3382 N. Milwaukee, (773)545-8585
Taqueria la Poblanita
Spit-roasted meats crowned by pineapple rings and marinated in orangey-red Achiote paste or oregano-perfumed tacos arabes with a hint of vinegar served up on thick flower tortillas with cinnamon scented salsa is the thing. Don’t forget the Mexican Coke, which is still served up in glass bottles and brewed with cane syrup (instead of high-fructose corn syrup like the American version). The cane syrup has a caramel undertone and offers a full-bodied mouth feel. If you grew up in the eighties, it’ll be a chance to recapture a taste memory from your youth.
4171 S. Archer
If you’re looking to score a taco or a clock bearing the logo of your favorite Mexican soccer team, Taqueria Puebla’s a one-stop shop. The walls and ceiling are wallpapered with soccer posters, photographs and vintage Oscar de la Hoya posters. The spartan and eclectic decor belies a cuisine that, much like De la Hoya’s powerful fists, will knock you out. Taco arabes, a thick flour tortilla studded with spit-roasted pork, caramelized onion, oregano, vinegar and assorted spices, is a close cousin of traditional Middle Eastern lamb schwarma, while the cemita milaneza, a sesame-crusted grilled bun filled with a breaded, butterflied pork chop, papalo (a leafy green similar to cilantro), chipotle peppers and a mozzarella-like string cheese reminds you of a smoky veal parmesan sandwich.
3619 W. North, (773)772-8435
Sidle into red melamine booths and chow down under a glass mural of a sombrero-topped Rhett Butler swooning with a Latina Scarlett.

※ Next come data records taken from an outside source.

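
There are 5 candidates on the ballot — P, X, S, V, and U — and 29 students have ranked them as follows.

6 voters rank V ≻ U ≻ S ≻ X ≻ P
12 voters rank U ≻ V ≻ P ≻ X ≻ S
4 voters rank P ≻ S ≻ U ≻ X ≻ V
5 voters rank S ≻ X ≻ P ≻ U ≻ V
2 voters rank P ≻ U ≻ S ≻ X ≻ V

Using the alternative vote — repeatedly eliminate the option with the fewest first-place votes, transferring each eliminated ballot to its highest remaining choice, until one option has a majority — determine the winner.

U

Round 1: U 12, P 6, V 6, S 5, X 0. X has the fewest and is eliminated.
Round 2: U 12, P 6, V 6, S 5. S has the fewest and is eliminated.
Round 3: U 12, P 11, V 6. V has the fewest and is eliminated.
Round 4: U 18, P 11. U has a majority.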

The smoky tomato salsa is the perfect complement to the steak taco which has tender bits of lightly charred and heartily seasoned carne asada and is served in a grilled corn envelope dotted with herby cilantro. The tabletop escabeche, or Mexican style giardiniera, really heats up the roast pork tacos.
3856 S. Archer, (773)843-0098
Tiny little hole-in-the-walls are the best places to drink, and now eat. Zacatacos, small enough to be your kitchen, cooks some of the best char-broiled tacos in this city—which says a lot when you consider the large number of taco joints in this city. They offer cheaply priced tacos—steak, chicken or pork—as well as burritos so big that they are a workout to pick up and eat, and nachos so good that the heart-attack that may ensue is well worth it. Open late on the weekends, it’s a perfect destination for late greasy treats to soak up any alcohol you may have in your system.